Abstract

I urge you to read her editorial and share it with parents, your pediatric colleagues, and with the educators you work with in the schools in your community. Going forward, senior editor Dr. Ron Steingard and I hope that we may more regularly integrate other topics in child and adolescent psychiatry research into the journal. In addition, from time to time I will ask Dr. Steingard to contribute the editorial.
In this issue we have a few cautionary tales that I would like to highlight. In a landscape with so much need for care and so few specialists, it is important that we share our knowledge widely and work to ensure that the prescribers fully understand psychotropic medications and can dependably educate patients and families. As we search for new and better treatments and the evidence required to support evolving best practices, it is critical that the community remember how important monitoring is in medicine in general, and psychiatric medication treatment in particular.
In Star et al., the authors uncover a risk associated with antipsychotic treatment that could elude treating professionals in the absence of strict monitoring. In evaluating adverse drug reaction reports, the researchers found that a great majority of rhabdomyolisis cases associated with antipsychotics occurred in the absence of neuroleptic malignant syndrome, a common marker. Their suggestion is that any change in medication be accompanied by a rigorous monitoring regime so that “seemingly nonserious events” are not ignored, leading to the very real if rare possibility of renal failure.
Roke et al. also looked at antipsychotics, in particular the treatment of adolescent males on the autism spectrum with risperidone. Their study reinforces the anecdotal evidence that this antipsychotic is associated with sexual dysfunction and the risk of hyperprolactinemia, and goes further to suggest that though gynecomastia is associated with risperidone, there is not likely a correlation with hyperprolactinemia.

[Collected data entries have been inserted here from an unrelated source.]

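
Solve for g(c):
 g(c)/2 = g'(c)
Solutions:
 g(c) = C1*exp(c/2)


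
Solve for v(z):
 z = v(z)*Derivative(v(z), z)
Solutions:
 v(z) = -sqrt(C1 + z^2)
 v(z) = sqrt(C1 + z^2)


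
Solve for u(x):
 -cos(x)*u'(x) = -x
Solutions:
 u(x) = C1 + Integral(x/cos(x), x)


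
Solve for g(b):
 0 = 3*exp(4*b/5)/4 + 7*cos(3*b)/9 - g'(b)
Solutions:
 g(b) = C1 + 15*exp(4*b/5)/16 + 7*sin(3*b)/27


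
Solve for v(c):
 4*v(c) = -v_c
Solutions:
 v(c) = C1*exp(-4*c)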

Finally, Arcieri et al. amounts to a dispatch on the continued debate in Europe over cardiovascular monitoring in children on medications for attention-deficit hyperactivity disorder (ADHD). The idea that an electrocardiogram (ECG) is a central part of monitoring for these patients is no longer popular in the United States, of course, but it is a question in Europe, and seeing the evidence accrue in this debate is fascinating. Interestingly in this case, the authors' conclusions are silent on ECG, stressing instead the need for history and baseline monitoring given the “small but significant impact on the cardiovascular system.” Their Italian sample is quite robust, and because of the prescribing habits there, the article also affords us information about the cardiovascular effects not only of stimulant medications but also of atomoxetine.
Taken together, these articles urge caution but also demonstrate a healthy optimism about our ability to smartly and safely administer these effective medications while maintaining respect for their unwanted effects.